A: We have an IT company in Australia and had one in Pakistan. The economic climate is more fertile here after the three decade long civil-strife had ended 5 years ago. We believe the investment opportunities in SL will be strong for the next 5 years, and the time is ripe for entrepreneurs to make bold investment decisions now. Also, the country must come first. Once these local opportunities are exhausted locally, we would look to other offshore markets for investment opportunities.
Q: What plans do you have on growing your holdings in Hospitals? Will we see more hospitals across the country or will you concentrate on Colombo?
A: We have now actively taken forward the 150-bed Asiri Kandy hospital project with construction set to begin in May 2014. The project has been budgeted at LKR 2.5Bn. Asiri’s Satellite labs have been on an active mode across Sri Lanka. Asiri is the first major private hospital chain which has initiated the roll-out beyond the Colombo-city-limits.
Q: We notice you have delisted the Hospital operation? What is your rationale behind this?
A: Asiri Central (formerly Asha Central) will be delisted. The hospital has not been operative since 2010 and the building has been leased to the SL Army as it temporary hospital site. We also own 99.1% of this company and by virtue of it being a public company we are required to maintain a free float of 20%. The delisting is therefore justifiable.
Q: Do you have any plans to list these companies later or perhaps seek a listing overseas?
A: We may list companies going forward when our plans materialise.
Q: What is your style of management? Are you more ‘hands on’ or are you one for ‘management by delegation’?
A: At this point in time there is an autocratic structure in place. We are recruiting professionals and experienced people to run our various businesses. The more involved they become in the business, the existing structure will fade away. I work 24 hours a day to get insights on how to move forward. It’s important to be passionate about your work. It gives you a good purpose in life. This is not a one-man-show and we all work as a team and each one, I must say, contributes to the whole.
Q: Typically how many hours do you put in at work?
A: I never cease to work; my work is my business and it’s my mission in life.
Q: What percentage of success do you attribute to ‘good luck’ as opposed to ‘hard work’? What would you say is the key to success?
A: Hard work is good luck! Success is a metal game. You need to be disciplined and bold; success or failure must be taken with humility and equanimity.
Q: Do you have an inspirational mentor?
A: I take inspiration from the fact that we started with humble beginnings and rejoice at today’s accomplishments. I have no mentor, but I am guided by the law of cause and effect. What you sow you shall reap! It’s a karmic principle at work here.
Q: Where do you see your Group in 5 years time?

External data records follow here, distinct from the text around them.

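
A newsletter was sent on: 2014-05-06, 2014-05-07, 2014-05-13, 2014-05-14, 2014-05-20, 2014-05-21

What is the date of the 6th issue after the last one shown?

Every event lands on a Tuesday or Wednesday (gaps cycle 1, 6, 1, 6, 1).
So the schedule is: every Tuesday and Wednesday.
Next Tuesday: 2014-05-27.
The following Wednesday is 2014-05-28.
The following Tuesday is 2014-06-03.
The following Wednesday is 2014-06-04.
Next Tuesday: 2014-06-10.
The following Wednesday is 2014-06-11.

2014-06-11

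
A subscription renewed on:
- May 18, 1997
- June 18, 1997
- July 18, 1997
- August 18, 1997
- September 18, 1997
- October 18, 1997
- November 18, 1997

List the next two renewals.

December 18, 1997; January 18, 1998

Gaps: 31, 30, 31, 31, 30, 31 days — not constant. Every event is on the 18th of the month.
Pattern: the 18th of each month.
December 1997: December 18, 1997.
January 1998: January 18, 1998.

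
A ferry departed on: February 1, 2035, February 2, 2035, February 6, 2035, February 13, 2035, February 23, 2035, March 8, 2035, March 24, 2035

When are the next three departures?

April 12, 2035; May 4, 2035; May 29, 2035

The spacing grows by 3 each time: 1, 4, 7, 10, 13, 16 days.
Next gap: 19 days. March 24, 2035 + 19 days = April 12, 2035.
Next gap: 22 days. April 12, 2035 + 22 days = May 4, 2035.
Next gap: 25 days. May 4, 2035 + 25 days = May 29, 2035.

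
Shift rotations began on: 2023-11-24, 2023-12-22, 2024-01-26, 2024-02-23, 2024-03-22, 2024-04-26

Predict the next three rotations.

2024-05-24, 2024-06-28, 2024-07-26

Gaps: 28, 35, 28, 28, 35 days — a mix of 28 and 35. Every date is a Friday.
Each is the 4th Friday of its month.
4th Friday of May 2024: 2024-05-24.
June 2024 — 4th Friday is 2024-06-28.
4th Friday of July 2024: 2024-07-26.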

A: Softlogic will become a household name. Then all other good things will follow such as innovation, life-style changes and as the saying goes, health is wealth! To get things right, we must think right and act fairly and all stakeholders must win. We cannot win if the other party loses – that’s unsustainable in long run.
We are here for the long term and committed to our shareholders, partners, employees and customer base in as much as we are contributing to the overall economy and paying duties and taxes transparently. We will always have big plans to take this company to the next level.

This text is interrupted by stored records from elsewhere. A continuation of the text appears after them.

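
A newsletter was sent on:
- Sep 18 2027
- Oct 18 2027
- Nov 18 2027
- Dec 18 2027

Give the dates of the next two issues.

Gaps: 30, 31, 30 days — not constant. Every event is on the 18th of the month.
Pattern: the 18th of each month.
January 2028: Jan 18 2028.
Next: February 2028 → Feb 18 2028.

Jan 18 2028, Feb 18 2028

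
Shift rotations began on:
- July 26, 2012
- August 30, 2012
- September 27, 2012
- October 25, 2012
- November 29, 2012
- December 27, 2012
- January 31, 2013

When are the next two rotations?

Every date is a Thursday; gaps 35, 28, 28, 35, 28, 35 days.
Each is the last Thursday of its month (at least one falls on the 29th or later, ruling out '4th Thursday').
Last Thursday of February 2013: February 28, 2013.
Last Thursday of March 2013: March 28, 2013.

February 28, 2013; March 28, 2013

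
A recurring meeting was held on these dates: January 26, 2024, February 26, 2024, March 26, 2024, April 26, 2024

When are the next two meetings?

May 26, 2024; June 26, 2024

Each date is the 26th; the gaps (31, 29, 31) track the month lengths.
The rule is the 26th of each month.
Next: May 2024 → May 26, 2024.
June 2024: June 26, 2024.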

Q: Can you share with us what makes you “tick” – perhaps as an inspirational message to youth entering the field of commerce?

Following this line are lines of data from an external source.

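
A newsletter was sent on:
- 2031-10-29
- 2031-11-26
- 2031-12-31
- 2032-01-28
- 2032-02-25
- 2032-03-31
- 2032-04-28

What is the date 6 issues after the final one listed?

Every date is a Wednesday; gaps 28, 35, 28, 28, 35, 28 days.
Each is the last Wednesday of its month (at least one falls on the 29th or later, ruling out '4th Wednesday').
Last Wednesday of May 2032: 2032-05-26.
Last Wednesday of June 2032: 2032-06-30.
Last Wednesday of July 2032: 2032-07-28.
Last Wednesday of August 2032: 2032-08-25.
September 2032 ends with Wednesday 2032-09-29.
October 2032 ends with Wednesday 2032-10-27.

2032-10-27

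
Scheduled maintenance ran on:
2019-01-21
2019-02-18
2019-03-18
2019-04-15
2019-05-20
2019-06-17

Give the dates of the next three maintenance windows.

2019-07-15, 2019-08-19, 2019-09-16

Gaps: 28, 28, 28, 35, 28 days — a mix of 28 and 35. Every date is a Monday.
Each is the 3rd Monday of its month.
3rd Monday of July 2019: 2019-07-15.
August 2019 — 3rd Monday is 2019-08-19.
September 2019 — 3rd Monday is 2019-09-16.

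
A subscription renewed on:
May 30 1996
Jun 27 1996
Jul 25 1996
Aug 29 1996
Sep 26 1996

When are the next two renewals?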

A: I think big and envisage that all these things we are involved in shall come to pass. It’s a mental game.
Everything is energy and you must put that to good use. Determination to succeed should be a core-value and getting things done the right way, will give the right result. Obstacles will always be on the path to success but never fear them.
They are there to make you stronger and people will weigh you down with negative thoughts. Heed their advice but do what is right. Be led by your instincts and never be put down. We know that we are right if the group and country gains by the decision we make today. A right decision will make money and a wrong one will not, but you can learn from your mistakes and move forward again.